The report found that a strong determinant of the propensity to switch in energy is a propensity to switch in other markets- useful to know in the water context as it provides grounds for expecting “water switchers” to mirror switchers in other markets.
“It is reasonable therefore to anticipate that energy switchers are most likely to become water retail switchers”, the report says.
Saving level of about £100pa will see more rapid growth in customers switching suppliers
The evidence from energy sector experience suggests a saving level of about £100/year is a tipping point for many households – at this level the numbers of households switching retailers starts to grow more rapidly.
However, the report says that this level of saving exceeds the level of retail costs in water sector retailing and the more likely levels of around £10 to £20 annual savings in water will only encourage relatively low levels of households switching.
Similar to evidence from analysis of switching in other utility markets, the modelling suggests that households who pay their bills more frequently, households who are less likely to pay by direct debit and more generally households likely to be in vulnerable circumstances will tend to participate less, and hence benefit less, in water retail markets compared to other households.
Expectation is for above average retail margin households to switch
A key finding is that as retail switching increases the distribution of cross-subsidies will become more acute.
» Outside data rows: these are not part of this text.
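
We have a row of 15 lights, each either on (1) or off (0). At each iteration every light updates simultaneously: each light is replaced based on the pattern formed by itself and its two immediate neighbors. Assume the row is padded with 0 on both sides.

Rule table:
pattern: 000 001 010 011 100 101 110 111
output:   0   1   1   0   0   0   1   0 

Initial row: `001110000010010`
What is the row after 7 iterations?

010010101010110

iteration 1: 010010000110110
iteration 2: 110110001010010
iteration 3: 010010011010110
iteration 4: 110110101010010
iteration 5: 010010101010110
iteration 6: 110110101010010  (repeats iteration 4; period 2)
iteration 7: 010010101010110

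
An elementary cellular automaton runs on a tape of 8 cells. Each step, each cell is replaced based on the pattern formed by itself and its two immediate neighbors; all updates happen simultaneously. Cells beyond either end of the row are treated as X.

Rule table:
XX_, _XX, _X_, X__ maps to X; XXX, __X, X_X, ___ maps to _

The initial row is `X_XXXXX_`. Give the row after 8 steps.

X_X_X_X_

X_X___X_
X_XX__X_
X_XXX_X_
X_X_X_X_
X_X_X_X_  (fixed point — unchanged through step 8)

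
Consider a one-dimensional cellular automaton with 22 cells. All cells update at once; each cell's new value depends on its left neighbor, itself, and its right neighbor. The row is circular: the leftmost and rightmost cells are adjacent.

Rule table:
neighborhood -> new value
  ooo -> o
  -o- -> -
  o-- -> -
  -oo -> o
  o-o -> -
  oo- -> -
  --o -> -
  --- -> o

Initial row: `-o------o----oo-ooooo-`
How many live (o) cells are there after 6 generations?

13

---oooo---oo-o--oooo--
oo-ooo--o-o-----ooo--o
o--oo-------ooo-oo---o
---o--ooooo-oo--o--o-o
-o----oooo--o---------
---oo-ooo-----oooooooo
count of o: 13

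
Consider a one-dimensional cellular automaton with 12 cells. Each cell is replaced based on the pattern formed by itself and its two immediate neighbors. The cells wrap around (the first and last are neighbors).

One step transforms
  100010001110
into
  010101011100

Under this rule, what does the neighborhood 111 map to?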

With retail competition the amount of cross subsidy recovered by the incumbent companies through their current retail charges is estimated to decline by between £25 million/yr (low switching) to £60 million/yr (high switching).
This reflects the expected market dynamic of the incumbent companies losing above average retail margin households to competing retailers- a pattern of retail switching which will impact directly on the distribution of current cross subsidies. As a consequence, the incumbent companies will no longer be able to recover cross-subsidies which are currently allocated to less well-off and more vulnerable customers from the switching households. The switching households are the above average margin households who would be attractive to competing retailers.
The higher margin households tend to be in the higher income groups, live in the least deprived areas and are least likely to experience water debt. Similarly, the average cross-subsidy required by the subsidised households (typically those households in vulnerable circumstances) who remain with incumbents will rise.
Any design of household retail markets will need to consider ways to mitigate impacts
Understanding the actual costs of providing retail services to different household groups will be important to informing the consideration of overall costs and benefits, and the design of any potential household retail markets, the report says.
Any market design will also need to consider ways to mitigate the challenges of potential distributional impacts. According to the report, the challenges are similar to those observed in related utility markets and as such, “the experience of the recent reviews in the retail energy market will provide key learning points for policy makers.”
The report also says that significant increases in expected savings – and importantly savings significantly higher than current retail costs in water – would appear to be necessary to entice notably higher levels of switching behaviour. The much cited “tipping point” of £100 per year in the energy market literature would appear only feasible in the context of bundling bill savings across a number of product lines that included water and sewerage services.
Across a range of scenarios, whether high or low levels of switching, the report estimates that the incumbent water companies would experience a reduction in their ability to recover the same level of cross subsidy within their current charges for retail services.
The report points out that under the present regulatory controls for household retail there is no automatic mechanism for rebalancing these reductions.